Enzalutamide shows potential survival benefit in metastatic hormone-sensitive prostate cancer
Men with metastatic hormone-sensitive prostate cancer (mHSPC) who receive testosterone suppression therapy may have a better survival outcome with the addition of enzalutamide over other non-steroidal anti-androgen (NSAA) therapies, according to the phase III ENZAMET* trial.
The results showed a 33 percent reduced risk of mortality and a 61 percent reduced risk of progression to castration-resistant prostate cancer with enzalutamide, said study author Professor Christopher Sweeney from the Dana-Farber Cancer Institute in Boston, Massachusetts, US.
A total of 1,125 men (median age, 69 years) with mHSPC and ECOG performance status 0–2 were randomized to receive testosterone suppression in addition to standard (first generation) NSAA (bicalutamide, nilutamide, or flutamide; n=562) or enzalutamide (160 mg/day; n=563) and were evaluated every 12 weeks. Patients could have received up to two cycles of docetaxel and 12 weeks of testosterone suppression before randomization.
Forty-four and 45 percent of standard therapy and enzalutamide recipients, respectively, had planned docetaxel treatment, with 159 and 181 patients, respectively, receiving the full six-cycle course. Volume of metastases was well balanced between groups with 53 and 52 percent of standard therapy and enzalutamide recipients, respectively, having high-volume disease.
After a median follow up of 34 months, overall survival (OS) was greater among enzalutamide compared with standard therapy recipients (3-year OS, 80 percent vs 72 percent, hazard ratio [HR], 0.67, 95 percent confidence interval [CI], 0.52–0.86; p=0.002). [ASCO 2019, abstract LBA2; N Engl J Med 2019;doi:10.1056/NEJMoa1903835]

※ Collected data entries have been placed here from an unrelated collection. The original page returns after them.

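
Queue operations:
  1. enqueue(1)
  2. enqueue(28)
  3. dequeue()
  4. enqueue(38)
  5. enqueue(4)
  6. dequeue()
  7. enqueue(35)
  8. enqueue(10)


enqueue(1) -> [1]
enqueue(28) -> [1, 28]
dequeue()->1, [28]
enqueue(38) -> [28, 38]
enqueue(4) -> [28, 38, 4]
dequeue()->28, [38, 4]
enqueue(35) -> [38, 4, 35]
enqueue(10) -> [38, 4, 35, 10]

Final queue: [38, 4, 35, 10]


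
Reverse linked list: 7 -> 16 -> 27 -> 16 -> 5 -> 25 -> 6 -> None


Step 1: curr=7, set curr.next=prev(None) | reversed so far: 7
Step 2: curr=16, set curr.next=prev(7) | reversed so far: 16 -> 7
Step 3: curr=27, set curr.next=prev(16) | reversed so far: 27 -> 16 -> 7
Step 4: curr=16, set curr.next=prev(27) | reversed so far: 16 -> 27 -> 16 -> 7
Step 5: curr=5, set curr.next=prev(16) | reversed so far: 5 -> 16 -> 27 -> 16 -> 7
Step 6: curr=25, set curr.next=prev(5) | reversed so far: 25 -> 5 -> 16 -> 27 -> 16 -> 7
Step 7: curr=6, set curr.next=prev(25) | reversed so far: 6 -> 25 -> 5 -> 16 -> 27 -> 16 -> 7

6 -> 25 -> 5 -> 16 -> 27 -> 16 -> 7 -> None


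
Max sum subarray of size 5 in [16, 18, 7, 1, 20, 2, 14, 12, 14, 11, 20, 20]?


[0:5]: 62
[1:6]: 48
[2:7]: 44
[3:8]: 49
[4:9]: 62
[5:10]: 53
[6:11]: 71
[7:12]: 77

Max: 77 at [7:12]


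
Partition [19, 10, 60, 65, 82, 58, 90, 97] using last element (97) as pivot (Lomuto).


Pivot: 97
  19 <= 97: advance i (no swap)
  10 <= 97: advance i (no swap)
  60 <= 97: advance i (no swap)
  65 <= 97: advance i (no swap)
  82 <= 97: advance i (no swap)
  58 <= 97: advance i (no swap)
  90 <= 97: advance i (no swap)
Place pivot at 7: [19, 10, 60, 65, 82, 58, 90, 97]

Partitioned: [19, 10, 60, 65, 82, 58, 90, 97]


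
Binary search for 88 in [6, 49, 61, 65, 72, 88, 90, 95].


Step 1: lo=0, hi=7, mid=3, val=65
Step 2: lo=4, hi=7, mid=5, val=88

Found at index 5


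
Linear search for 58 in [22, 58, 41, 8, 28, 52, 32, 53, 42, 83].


i=0: 22!=58
i=1: 58==58 found!

Found at 1, 2 comps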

Progression-free survival (PFS) also appeared to favour men who received enzalutamide over standard therapy, be it in terms of time to clinical progression** (3-year PFS, 68 percent vs 41 percent, HR, 0.40, 95 percent CI, 0.33–0.49) or time to increase in PSA***, clinical progression, or death (3-year PFS, 67 percent vs 37 percent, HR, 0.39, 95 percent CI, 0.33–0.47; p<0.001 for both).
Adverse events (AEs) that occurred more frequently among enzalutamide than standard therapy recipients included grade 3 hypertension (8 percent vs 4 percent), fatigue (6 percent vs 1 percent), and syncope (4 percent vs 1 percent). Seven enzalutamide recipients experienced seizures compared with none in the standard treatment group.
When AE incidence was limited to the first 6 months, the incidence of neutropenic fever, sensory neuropathy, grade 1–2 watery eyes, and grade 2 fatigue was higher among patients who received docetaxel (vs no docetaxel), regardless of whether they received enzalutamide or standard therapy.
“It is of note, there were more expected toxicities seen with enzalutamide alone, and more docetaxel-related toxicity with the addition of enzalutamide,” said Sweeney.
While treatment discontinuations occurred among more patients in the standard vs the enzalutamide arm, AE-related treatment discontinuations occurred more frequently in enzalutamide than standard therapy recipients (16 percent vs 4 percent).
More patients in the standard therapy than enzalutamide group received subsequent life-prolonging anticancer therapies (85 percent vs 67 percent) due to the higher incidence of clinical progression in the standard therapy group.
“The high-level conclusion is early enzalutamide improved time to progression and OS when added to standard mHSPC therapy. The clinical interpretation of this data is enzalutamide added to testosterone suppression represents an appropriate option for men with metastatic prostate cancer commencing testosterone suppression,” said Sweeney.
“The analyses of treatment effects on clinical PFS according to the volume of disease and planned early docetaxel treatment showed consistently smaller effects of enzalutamide in patients with high-volume disease and in those with early docetaxel treatment,” said Sweeney and co-authors. “Our current data support the claim that early enzalutamide prolongs survival within 3 years in the entire trial population but provide limited support that it prolongs OS within 3 years in patients who received early docetaxel treatment.”
“For patients who are candidates for docetaxel when starting testosterone suppression, quality of life analyses and longer follow-up are needed to determine whether the delay in progression with concurrent enzalutamide results in a meaningful clinical benefit, and/or is compounded by subsequent castration-resistant prostate cancer therapy and prolonged survival beyond 3 years,” Sweeney said.